The Gini index is often described as ranging from a score of 0, which represents a perfectly egalitarian economy with the income or wealth of every person in the economy is exactly equal, to a score of 100, which represents an economy where all the income or wealth goes to a single person and none goes to anyone else. Thus, a lower score is indicative of a more egalitarian economy, and a higher score is indicative of a less egalitarian. The Corruption Perception Index, however, works on the "high score is good" intuition. Low scorers are perceived as corrupt, high scorers are perceived as not corrupt. 
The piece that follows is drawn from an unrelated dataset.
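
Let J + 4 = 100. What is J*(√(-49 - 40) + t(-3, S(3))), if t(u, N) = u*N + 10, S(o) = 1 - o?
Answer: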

Therefore, given the empirical theories mentioned in the introduction about corruption and rent seeking causing inequality, we would predict there to be a *negative* relationship - which is exactly what our linear regression says we do predict. The slope (though not the intercept, obviously) is even roughly the same regardless of which representative Gini index number we use.

This is of minimum value for confirming the causal hypotheses discussed at the beginning of this report, but it is consistent with those hypotheses in such a way so as to suggest to us they are on the right track.